At them Mahir, who had kept his mouth wide open, snapped it shut, and moved to the brazier. He began to place metal instruments upon a rack suspended above the coals.

“You are modest,” continued Wadi, “for it is reported that you were one of the most proficient of students at the
enderun kolej
. Well,” he said with a smile, “you are at a different
kolej
now. Your studies will be different, too. More…” He gestured at the heating metal. “…Practical in nature. And we are not like those
agha
s who taught you before, Mahir and I.”

With that, he suddenly clapped his hands. Just once, and it startled Vlad like an explosion of gunpowder. It begins, he thought. He wanted to run, to flee the chamber. Maybe to grab a metal rod and fight. But he found he could not move his legs. Even when the door opened and half a dozen youths of about his own age came in. Yet they did not rush him, pin him, throw him to the floor. They formed in a semi-circle, dropped to their knees, lowered their foreheads to the stone.

Wadi inclined his head. “Your fellow students,” he declared. “Not the quality of
orta
you are used to. Peasant boys these, unable to read, write, quote the Holy Qur’an, debate the poets. But they are strong and quick to learn. And in their own field they will become as gifted as any other graduate, though their talents will not lie in engineering, administration or languages. They will travel as widely perhaps, be as necessary to the success of our Sultan in the Abode of War as any soldier. For as you know—or, if you don’t you soon will—every society needs its torturers.”
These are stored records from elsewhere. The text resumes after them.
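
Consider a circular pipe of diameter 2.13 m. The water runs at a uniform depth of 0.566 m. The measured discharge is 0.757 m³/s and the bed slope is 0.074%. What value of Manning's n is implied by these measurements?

n = 0.013

For a circular section of diameter D = 2.13 m at depth y = 0.566 m, the central angle is θ = 2 arccos(1 − 2y/D) = 2.166 rad. Then A = (D²/8)(θ − sin θ) = 0.759 m² and P = Dθ/2 = 2.307 m.
Hydraulic radius R = A/P = 0.759/2.307 = 0.329 m.
Rearranging Manning's equation: n = (1/Q) A R^(2/3) S^(1/2) = (1/0.757) × 0.759 × 0.329^(2/3) × √0.00074 = 0.013.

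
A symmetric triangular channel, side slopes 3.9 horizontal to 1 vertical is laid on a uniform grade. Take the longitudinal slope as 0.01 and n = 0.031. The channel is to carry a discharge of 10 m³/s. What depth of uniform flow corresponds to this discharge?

y_n = 1.1 m

Manning's equation rearranged: A R^(2/3) = nQ / (1·√S) = 0.031 × 10 / (√0.01) = 3.1.
Try y = 1.39 m: A R^(2/3) = 5.788 — high.
Try y = 0.971 m: A R^(2/3) = 2.224 — low.
Try y = 1.1 m: A R^(2/3) = 3.101 — close enough.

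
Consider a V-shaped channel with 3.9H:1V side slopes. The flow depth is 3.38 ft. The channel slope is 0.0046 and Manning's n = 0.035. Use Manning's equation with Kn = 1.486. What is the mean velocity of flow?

V = 4 ft/s

For a triangular section with side slope z = 3.9: A = zy² = 3.9×3.38² = 44.56 ft²; P = 2y√(1+z²) = 2×3.38×4.026 = 27.22 ft.
Hydraulic radius R = A/P = 44.56/27.22 = 1.637 ft.
From Manning's equation, V = (1.486/n) R^(2/3) S^(1/2) = (1.486/0.035) × 1.637^(2/3) × 0.0046^(1/2) = 4 ft/s.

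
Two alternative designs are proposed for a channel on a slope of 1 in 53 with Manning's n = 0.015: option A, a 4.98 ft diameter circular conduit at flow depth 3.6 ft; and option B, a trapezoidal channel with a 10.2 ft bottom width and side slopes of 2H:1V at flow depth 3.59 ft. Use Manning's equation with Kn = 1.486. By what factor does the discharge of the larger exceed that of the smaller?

Channel A: For a circular section of diameter D = 4.98 ft at depth y = 3.6 ft, the central angle is θ = 2 arccos(1 − 2y/D) = 4.066 rad. Then A = (D²/8)(θ − sin θ) = 15.08 ft² and P = Dθ/2 = 10.12 ft. Hydraulic radius R = A/P = 15.08/10.12 = 1.489 ft. Q_A = (1.486/0.015)·15.08·1.489^(2/3)·√0.01887 = 267.6 ft³/s.
Channel B: With bottom width b = 10.2 ft and side slope z = 2: A = (b + zy)y = (10.2 + 2×3.59)×3.59 = 62.39 ft²; P = b + 2y√(1+z²) = 10.2 + 2×3.59×2.236 = 26.25 ft. Hydraulic radius R = A/P = 62.39/26.25 = 2.376 ft. Q_B = (1.486/0.015)·62.39·2.376^(2/3)·√0.01887 = 1512 ft³/s.
The larger discharge is 1512 ft³/s and the smaller is 267.6 ft³/s; the ratio is 5.65.

5.65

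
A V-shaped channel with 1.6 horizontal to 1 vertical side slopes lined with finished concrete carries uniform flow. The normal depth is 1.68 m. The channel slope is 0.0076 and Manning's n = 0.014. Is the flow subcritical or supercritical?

For a triangular section with side slope z = 1.6: A = zy² = 1.6×1.68² = 4.516 m²; P = 2y√(1+z²) = 2×1.68×1.887 = 6.34 m.
Hydraulic radius R = A/P = 4.516/6.34 = 0.7123 m.
V = (1/n) R^(2/3) √S = (1/0.014) × 0.7123^(2/3) × √0.0076 = 4.967 m/s. Hydraulic depth D_h = A/T = 4.516/5.376 = 0.84 m.
Froude number Fr = V/√(g·D_h) = 4.967/√(9.81×0.84) = 1.73, which is greater than 1, so the flow is supercritical.

supercritical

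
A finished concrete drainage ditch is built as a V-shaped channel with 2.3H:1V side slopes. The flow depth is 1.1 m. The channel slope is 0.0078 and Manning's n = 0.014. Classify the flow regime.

For a triangular section with side slope z = 2.3: A = zy² = 2.3×1.1² = 2.783 m²; P = 2y√(1+z²) = 2×1.1×2.508 = 5.518 m.
Hydraulic radius R = A/P = 2.783/5.518 = 0.5044 m.
V = (1/n) R^(2/3) √S = (1/0.014) × 0.5044^(2/3) × √0.0078 = 3.997 m/s. Hydraulic depth D_h = A/T = 2.783/5.06 = 0.55 m.
Froude number Fr = V/√(g·D_h) = 3.997/√(9.81×0.55) = 1.72, which is greater than 1, so the flow is supercritical.

supercritical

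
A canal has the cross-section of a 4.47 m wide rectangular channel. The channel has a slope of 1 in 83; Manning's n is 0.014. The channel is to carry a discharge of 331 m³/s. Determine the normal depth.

Manning's equation rearranged: A R^(2/3) = nQ / (1·√S) = 0.014 × 331 / (√0.01205) = 42.22.
Trying y = 4.86 m: A R^(2/3) = 28.86 — short.
Trying y = 6.69 m: A R^(2/3) = 42.18 — close enough.

y_n = 6.69 m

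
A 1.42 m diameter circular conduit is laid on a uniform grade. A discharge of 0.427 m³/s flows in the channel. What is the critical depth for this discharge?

At critical depth, Q² T / (g A³) = 1, i.e. A³/T = Q²/g = 0.427²/9.81 = 0.01859.
Trying y = 0.261 m: A³/T = 0.007247 — short.
Trying y = 0.332 m: A³/T = 0.01859 — matches.

y_c = 0.332 m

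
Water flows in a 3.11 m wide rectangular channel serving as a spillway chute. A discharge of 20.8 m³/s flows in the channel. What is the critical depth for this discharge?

y_c = 1.66 m

For a rectangular channel, critical depth y_c = (q²/g)^(1/3) where q = Q/b = 20.8/3.11 = 6.688 m²/s.
So y_c = (6.688²/9.81)^(1/3) = 1.66 m.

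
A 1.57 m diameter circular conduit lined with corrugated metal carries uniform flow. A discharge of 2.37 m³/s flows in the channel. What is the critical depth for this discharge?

y_c = 0.783 m

At critical depth, Q² T / (g A³) = 1, i.e. A³/T = Q²/g = 2.37²/9.81 = 0.5726.
Try y = 0.994 m: A³/T = 1.426 — too large.
Try y = 0.647 m: A³/T = 0.2756 — too small.
Try y = 0.783 m: A³/T = 0.5721 — matches.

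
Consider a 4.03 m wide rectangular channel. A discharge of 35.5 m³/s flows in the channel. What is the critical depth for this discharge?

For a rectangular channel, critical depth y_c = (q²/g)^(1/3) where q = Q/b = 35.5/4.03 = 8.809 m²/s.
So y_c = (8.809²/9.81)^(1/3) = 1.99 m.

y_c = 1.99 m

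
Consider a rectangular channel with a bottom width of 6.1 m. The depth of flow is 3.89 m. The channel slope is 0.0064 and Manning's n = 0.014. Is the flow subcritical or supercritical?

supercritical

Flow area A = b·y = 6.1 × 3.89 = 23.73 m². Wetted perimeter P = b + 2y = 6.1 + 2×3.89 = 13.88 m.
Hydraulic radius R = A/P = 23.73/13.88 = 1.71 m.
V = (1/n) R^(2/3) √S = (1/0.014) × 1.71^(2/3) × √0.0064 = 8.17 m/s. Hydraulic depth D_h = A/T = 23.73/6.1 = 3.89 m.
Froude number Fr = V/√(g·D_h) = 8.17/√(9.81×3.89) = 1.32, which is greater than 1, so the flow is supercritical.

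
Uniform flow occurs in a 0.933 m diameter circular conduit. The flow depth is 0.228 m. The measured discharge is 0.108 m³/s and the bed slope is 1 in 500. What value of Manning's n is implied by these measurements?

For a circular section of diameter D = 0.933 m at depth y = 0.228 m, the central angle is θ = 2 arccos(1 − 2y/D) = 2.068 rad. Then A = (D²/8)(θ − sin θ) = 0.1294 m² and P = Dθ/2 = 0.9649 m.
Hydraulic radius R = A/P = 0.1294/0.9649 = 0.1341 m.
Rearranging Manning's equation: n = (1/Q) A R^(2/3) S^(1/2) = (1/0.108) × 0.1294 × 0.1341^(2/3) × √0.002 = 0.014.

n = 0.014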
He returned once more to the brazier. “So, students,” he continued, “let us welcome a new addition to our
orta
. He has some catching up to do but I am sure that you will all help him in his studies. And we are honored, for he is the son of a prince of Wallachia. Never heard of it? Never mind, few have. It is a minor land, owing everything to the indulgence of Murad Han, Asylum of the World, may Allah keep his kingdom. It is the Most Blessed who wills that we teach the princeling our ways. So we obey.”

With that, the small man clapped again. Immediately, the thin men appeared in the doorway, clutching another man between them. This man was weeping. Wadi smiled.

“So welcome, Vlad Dracula. Welcome to your new school.”